Smart Score is a compound score for the Company indicating its overall outlook. It is derived by taking an equally weighted average of underlying Factor scores computed by Smartkarma

NIKE, Inc. is positioned for a promising long-term outlook based on the Smartkarma Smart Scores. With a solid Growth score of 4, the company is set to expand and increase its market share in the athletic apparel industry. This growth potential is complemented by respectable scores in Resilience and Momentum, indicating the company’s ability to weather challenges and maintain steady performance. The Dividend score of 3 suggests a stable payout to investors, adding an attractive component for those seeking income. While the Value score of 2 may indicate a slightly less undervalued stock, the overall outlook remains positive for NIKE.

NIKE, Inc. designs, develops, and markets athletic apparel globally, catering to a wide range of customers. With a strong emphasis on footwear, apparel, equipment, and accessories for all age groups, NIKE has established itself as a leading brand in the athletic industry. Through various channels such as retail stores, subsidiaries, and distributors, the company maintains a widespread reach in the market. Supported by its favorable Smartkarma Smart Scores, NIKE shows promise for sustained growth and resilience in the competitive landscape of athletic apparel and footwear.

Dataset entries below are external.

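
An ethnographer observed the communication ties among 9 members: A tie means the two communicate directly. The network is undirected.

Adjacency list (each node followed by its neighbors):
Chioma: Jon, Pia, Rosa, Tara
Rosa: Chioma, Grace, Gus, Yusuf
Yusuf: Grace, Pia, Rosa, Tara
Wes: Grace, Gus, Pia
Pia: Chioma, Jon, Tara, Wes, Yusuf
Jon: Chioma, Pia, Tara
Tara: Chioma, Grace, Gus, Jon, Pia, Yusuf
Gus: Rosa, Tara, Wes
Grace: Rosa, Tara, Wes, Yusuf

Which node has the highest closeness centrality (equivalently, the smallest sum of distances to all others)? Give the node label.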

Disclaimer: This article by Smartkarma is general in nature and based on historical data and analyst forecasts only using an unbiased methodology and our articles are not intended to be financial advice. It does not constitute a recommendation to buy or sell any stock, and does not take account of your objectives, or your financial situation. Note that our articles may not factor in the latest price-sensitive company announcements or qualitative material.

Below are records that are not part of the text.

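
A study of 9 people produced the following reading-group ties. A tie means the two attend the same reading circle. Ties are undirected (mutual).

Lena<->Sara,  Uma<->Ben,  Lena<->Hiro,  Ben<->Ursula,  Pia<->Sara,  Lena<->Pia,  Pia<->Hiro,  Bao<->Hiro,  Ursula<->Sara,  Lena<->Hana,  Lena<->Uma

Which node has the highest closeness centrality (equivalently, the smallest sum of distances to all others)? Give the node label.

Farness (sum of distances to all others) for each node — Bao:22, Ben:19, Hana:18, Hiro:15, Lena:11, Pia:14, Sara:14, Uma:15, Ursula:18.
The smallest farness is 11, for Lena, so Lena has the highest closeness.

Lena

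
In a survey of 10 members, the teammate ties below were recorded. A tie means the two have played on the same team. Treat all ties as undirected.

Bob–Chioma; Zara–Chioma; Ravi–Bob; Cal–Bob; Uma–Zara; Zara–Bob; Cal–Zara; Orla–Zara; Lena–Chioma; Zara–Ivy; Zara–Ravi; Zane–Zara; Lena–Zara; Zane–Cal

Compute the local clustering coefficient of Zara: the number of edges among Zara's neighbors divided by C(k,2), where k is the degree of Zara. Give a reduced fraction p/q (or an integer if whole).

Zara's neighbors: Bob, Cal, Chioma, Ivy, Lena, Orla, Ravi, Uma, and Zane (k = 9).
Possible neighbor pairs: C(9,2) = 36. Edges among them: Bob–Cal, Bob–Chioma, Bob–Ravi, Cal–Zane, Chioma–Lena → e = 5.
Clustering(Zara) = 5/36.

5/36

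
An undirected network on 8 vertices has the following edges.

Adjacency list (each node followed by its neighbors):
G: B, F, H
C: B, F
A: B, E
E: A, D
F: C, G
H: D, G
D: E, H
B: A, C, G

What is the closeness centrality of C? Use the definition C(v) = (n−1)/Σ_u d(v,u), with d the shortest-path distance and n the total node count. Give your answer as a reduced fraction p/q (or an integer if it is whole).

Distances from C: A:2, B:1, D:4, E:3, F:1, G:2, H:3. Sum = 16.
n = 8, so closeness = 7/16.

7/16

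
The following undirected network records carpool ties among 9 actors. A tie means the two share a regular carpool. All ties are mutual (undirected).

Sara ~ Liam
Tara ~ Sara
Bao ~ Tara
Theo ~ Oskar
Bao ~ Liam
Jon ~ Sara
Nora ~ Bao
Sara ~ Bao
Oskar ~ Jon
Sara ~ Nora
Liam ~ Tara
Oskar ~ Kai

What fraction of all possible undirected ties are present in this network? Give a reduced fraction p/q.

There are 12 edges and 9 nodes, so the maximum possible is C(9,2) = 36.
Density = 12/36 = 1/3.

1/3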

While all reasonable care has been taken in the preparation, Smartkarma makes no assurance about the accuracy of any generated data or content. All content is indicative only and should be independently checked for accuracy and confirmed before use. Smartkarma accepts no responsibility for any loss or damage caused as a result of any inaccuracy or error within the Lab online tools or generated data.